Yes. I began working at WBBM in 1968 when WBBM first became a news station. It was the year of the very memorable Democratic Convention in Chicago. I began as a producer, later became a reporter and left in 1984. I first moved to Seattle, chasing a guy, a New Yorker who was at the Sun-Times. I worked for NPR in Seattle covering various stories and the NBC television station with a former Chicago guy as director.
What about the education beat you covered in Chicago?
I am delighted to be working in art. Broadcast was great but I’m glad I’m not doing it anymore. [laughs]
I covered education among other things. I helped cover the Democratic Convention even though I was not out in the street. I covered public education in Chicago when it was a pivotal issue - when the Federal government was trying to desegregate the Chicago public schools. I also wrote about Chicago schools about to go belly-up when they had missed a bond payment. It was a time when teachers were being paid with IOUs. I also covered political stories – during the old Mayor Daley, then the second Mayor Daley, Jane Byrne and Harold Washington. I was there for it all.
Is there a particular story that stands out for you?
I remember covering a story on a house fire where a little girl had died. In the fire wreckage, there was a doll, a lone doll among the debris. And I remember putting that in the story. It’s interesting that this pops into my head. I remember talking to Charles Osgood and he said – reporters go out to do a story and come to start writing and they leave all the details out when writing to get to the point– but it’s the details that touch you and really make the story come alive. And that was what I wanted to do keeping that detail in my story, to touch people in a special way.
And that is what I struggle to do in my art, if that makes any sense.
After Chicago, you moved West?
I first moved to Seattle, it’s a wonderful place. I remember working on a story about the school system. I asked someone who would think this one issue isn’t a good idea. And they said, “well, there aren’t any.” In Chicago, at least you know where people stand and there is debate. That wasn’t the case in Seattle.
Chicago is even more endearing in retrospect.
Tell me about your time in Japan.
Eventually, we spent seven years in Tokyo, Japan when my husband Michael Zielenziger was working for Knight-Ridder Newspapers. I worked for NHK as a broadcaster. It was an interesting and bizarre experience at the same time.

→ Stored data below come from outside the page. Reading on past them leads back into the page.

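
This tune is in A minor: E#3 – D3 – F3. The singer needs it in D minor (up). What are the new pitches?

A#3 G3 Bb3

A minor to D minor up is a perfect fourth, so every note moves up by that interval.
E#3 gives A#3
D3 gives G3
F3 gives Bb3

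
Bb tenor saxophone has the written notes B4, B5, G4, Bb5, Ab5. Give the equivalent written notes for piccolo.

First find concert pitch: the Bb tenor saxophone sounds a major ninth below written, so B4 B5 G4 Bb5 Ab5 sounds A3 A4 F3 Ab4 Gb4.
Then write for piccolo: it sounds a perfect octave above written, so the part must be a perfect octave below concert.
A3 → A2
A4 → A3
F3 → F2
Ab4 → Ab3
Gb4 → Gb3

A2 A3 F2 Ab3 Gb3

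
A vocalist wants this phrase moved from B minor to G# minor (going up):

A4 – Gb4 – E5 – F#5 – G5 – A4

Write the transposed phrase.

F#5 Eb5 C#6 D#6 E6 F#5

B minor to G# minor up is a major sixth, so every note moves up by that interval.
A4 → F#5
Gb4 → Eb5
E5 → C#6
F#5 → D#6
G5 → E6
A4 → F#5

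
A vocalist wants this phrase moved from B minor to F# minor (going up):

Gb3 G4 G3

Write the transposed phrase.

Db4 D5 D4

From B up to F# is a perfect fifth; apply that to each pitch.
Gb3 → Db4
G4 → D5
G3 → D4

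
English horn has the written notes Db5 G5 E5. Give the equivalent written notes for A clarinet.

First find concert pitch: the English horn sounds a perfect fifth below written, so Db5 G5 E5 sounds Gb4 C5 A4.
Then write for A clarinet: it sounds a minor third below written, so the part must be a minor third above concert.
Gb4 → Bbb4
C5 → Eb5
A4 → C5

Bbb4 Eb5 C5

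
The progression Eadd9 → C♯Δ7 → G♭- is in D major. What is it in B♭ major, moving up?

Cadd9 AΔ7 Ebb-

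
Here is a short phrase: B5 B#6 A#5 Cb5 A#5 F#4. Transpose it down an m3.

G#5 G##6 F##5 Ab4 F##5 D#4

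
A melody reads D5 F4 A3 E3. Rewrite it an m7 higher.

C6 Eb5 G4 D4

D5 → C6
F4 → Eb5
A3 → G4
E3 → D4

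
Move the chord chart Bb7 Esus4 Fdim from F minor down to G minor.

C7 F#sus4 Gdim

F minor down to G minor is a minor seventh; each chord root moves by that interval while the quality stays the same.
Bb7: root Bb down a minor seventh → C, giving C7.
Esus4: root E down a minor seventh → F#, giving F#sus4.
Fdim: root F down a minor seventh → G, giving Gdim.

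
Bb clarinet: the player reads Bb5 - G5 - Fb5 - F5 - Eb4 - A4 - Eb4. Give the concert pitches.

The Bb clarinet sounds a major second below written, so transpose each written note down a major second.
Bb5 to Ab5
G5 to F5
Fb5 to Ebb5
F5 to Eb5
Eb4 to Db4
A4 to G4
Eb4 to Db4

Ab5 F5 Ebb5 Eb5 Db4 G4 Db4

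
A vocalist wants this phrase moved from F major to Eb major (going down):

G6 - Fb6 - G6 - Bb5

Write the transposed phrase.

F6 Ebb6 F6 Ab5

F major to Eb major down is a major second, so every note moves down by that interval.
G6 gives F6
Fb6 gives Ebb6
G6 gives F6
Bb5 gives Ab5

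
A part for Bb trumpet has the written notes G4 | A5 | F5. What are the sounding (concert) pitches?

F4 G5 Eb5

Written C4 on the Bb trumpet sounds as Bb3, a major second lower; apply that shift to every note.
G4 gives F4
A5 gives G5
F5 gives Eb5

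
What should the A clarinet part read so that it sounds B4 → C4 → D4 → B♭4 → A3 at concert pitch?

Written C4 sounds as A3 on the A clarinet, so concert pitches are written a minor third up.
B4 becomes D5
C4 becomes Eb4
D4 becomes F4
Bb4 becomes Db5
A3 becomes C4

D5 Eb4 F4 Db5 C4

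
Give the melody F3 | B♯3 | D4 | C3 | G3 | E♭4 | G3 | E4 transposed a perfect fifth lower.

F3 gives Bb2
B#3 gives E#3
D4 gives G3
C3 gives F2
G3 gives C3
Eb4 gives Ab3
G3 gives C3
E4 gives A3

Bb2 E#3 G3 F2 C3 Ab3 C3 A3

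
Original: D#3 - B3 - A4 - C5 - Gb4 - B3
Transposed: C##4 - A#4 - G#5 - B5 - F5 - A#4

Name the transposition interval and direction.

Take the first pair: D#3 → C##4. D to C spans 7 letter names, so the interval is some kind of seventh.
D#3 to C##4 is 11 semitones, which makes it a major seventh; the second version is higher, so the direction is up.
Checking another pair — B3 → A#4 — gives the same interval.

up a major seventh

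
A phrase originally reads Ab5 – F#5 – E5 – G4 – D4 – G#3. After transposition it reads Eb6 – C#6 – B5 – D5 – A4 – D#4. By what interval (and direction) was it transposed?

Take the first pair: Ab5 → Eb6. A to E spans 5 letter names, so the interval is some kind of fifth.
Ab5 to Eb6 is 7 semitones, which makes it a perfect fifth; the second version is higher, so the direction is up.
Checking another pair — G#3 → D#4 — gives the same interval.

up a perfect fifth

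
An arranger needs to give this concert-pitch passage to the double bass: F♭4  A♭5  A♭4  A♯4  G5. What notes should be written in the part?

The double bass sounds a perfect octave below written, so the written part must be a perfect octave above concert — transpose each note up.
Fb4 to Fb5
Ab5 to Ab6
Ab4 to Ab5
A#4 to A#5
G5 to G6

Fb5 Ab6 Ab5 A#5 G6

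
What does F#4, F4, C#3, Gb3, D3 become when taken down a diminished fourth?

F#4 → C##4
F4 → C#4
C#3 → G##2
Gb3 → D3
D3 → A#2

C##4 C#4 G##2 D3 A#2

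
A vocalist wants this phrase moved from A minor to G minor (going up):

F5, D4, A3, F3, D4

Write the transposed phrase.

A minor to G minor up is a minor seventh, so every note moves up by that interval.
F5 to Eb6
D4 to C5
A3 to G4
F3 to Eb4
D4 to C5

Eb6 C5 G4 Eb4 C5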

My experience with CBS and NPR taught me to present stories in clear, simple language. In Japan, it’s a very different approach. There if there was a lead in the story, you bury it. The most important person you are writing for is the editor upstairs. The most memorable example of that was when my editor told asked, “Can you make that a little less clear?” The idea in Japanese culture is to be polite and ambiguous. The idea of clarity and performing a public service by writing stories of value is not of importance.
Interview has been condensed and edited.